Maintaining the water quality in your pool or spa is crucial to ensure an enjoyable experience for everyone. Whether you're a new pool owner or have been managing your water quality for years, understanding the essentials of water testing, sanitizing, and balancing can make a significant difference. In this guide, we'll cover three key tips that every pool and spa owner should know to keep their water clean, safe, and balanced.
Tip 1: Have a Reliable Test Kit
The water in a pool, spa, or hot tub has certain characteristics. For example, it can be hard or soft, slightly acidic or slightly alkaline, or contain metals like copper and iron. It can also be a welcoming place for algae, bacteria, and other microscopic invaders — or not.
These characteristics can change with environmental influences. Heat, sunlight, wind, rain, and contaminants introduced by bathers (think sweat, saliva, and other body fluids, as well as perfumes, sun lotions, and similar personal care products) can all affect water quality. The addition of specially formulated treatment chemicals will also change water quality.

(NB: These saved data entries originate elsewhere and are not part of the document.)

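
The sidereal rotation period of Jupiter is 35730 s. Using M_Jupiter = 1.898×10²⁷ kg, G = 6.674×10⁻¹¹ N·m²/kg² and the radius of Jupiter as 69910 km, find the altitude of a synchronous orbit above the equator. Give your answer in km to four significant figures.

h_sync ≈ 90090 km

μ = GM = 6.674×10⁻¹¹ × 1.898×10²⁷ = 1.267×10¹⁷ m³/s².
A synchronous orbit has period T, so by Kepler's third law a = (μT²/4π²)^(1/3).
μT²/4π² = 1.267×10¹⁷ × (3.573×10⁴)² / 39.48 = 4.096×10²⁴ m³.
a = 1.600×10⁸ m = 1.6000×10⁵ km.
Altitude h = a − R = 1.6000×10⁵ − 69910 = 90094 km.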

Some changes can be harmful to the people in the water as well as to the pool/spa itself and its equipment. To prevent illness and material damage, the water's characteristics must be monitored routinely. This is the purpose of a test kit. Test results will determine when and how much chemical treatment is necessary to restore the water to a sparkling clean state. You cannot determine water quality by just looking at it.
Tip 2: Keep Water Sanitary for Bathers
Sanitary water is free from infection and disease-causing organisms like bacteria and viruses, free from slippery algae that can cause falls as well as spoil the appearance of the water; and free from bather wastes, dirt, dust, leaves, grass, and more. Water cannot stay sanitary by itself. Sanitization is achieved with the addition of a disinfectant – most commonly chlorine.
The sanitizer will react immediately with contaminants that are introduced to the water until its fighting power is all used up. Chlorine that reacts with organic compounds has a name—combined chlorine (or chloramines). In water management, the goal is to always have enough residual disinfectant to provide around-the-clock protection; this is known as free chlorine. It's important to be aware that not all testing products are able to distinguish combined chlorine from the active free chlorine sanitizer.
Choose a test kit or test strip that measures (at minimum) free chlorine, pH, and total alkalinity, and check these parameters frequently.
Tip 3: Protect Your Investment with Balanced Water
Balanced water is water that will neither corrode nor scale the pool or spa surfaces or equipment. Corrosion is an eating away of a material, like a metal fixture or tile grout. Scaling results in surfaces that are unsightly and rough to the touch; the same deposits can also block water flow when they build up in piping. Because either can lead to big repair bills, it is crucial to keep water in balance. This is achieved by managing five interrelated factors: pH, total alkalinity (TA), calcium hardness, water temperature, and total dissolved solids (TDS). TDS plays a minor role in overall water balance but it is still a contributing factor. Additionally, the total alkalinity in any water should also be adjusted for cyanuric acid (CYA) content. A change in one factor can affect all the others.
In addition to testing pH, total alkalinity, and calcium hardness levels on a regular schedule yourself, you can avoid water balance problems by periodically having your water professionally tested — either by taking a water sample to your local pool retail store for expert analysis, or by hiring a service professional to monitor your water.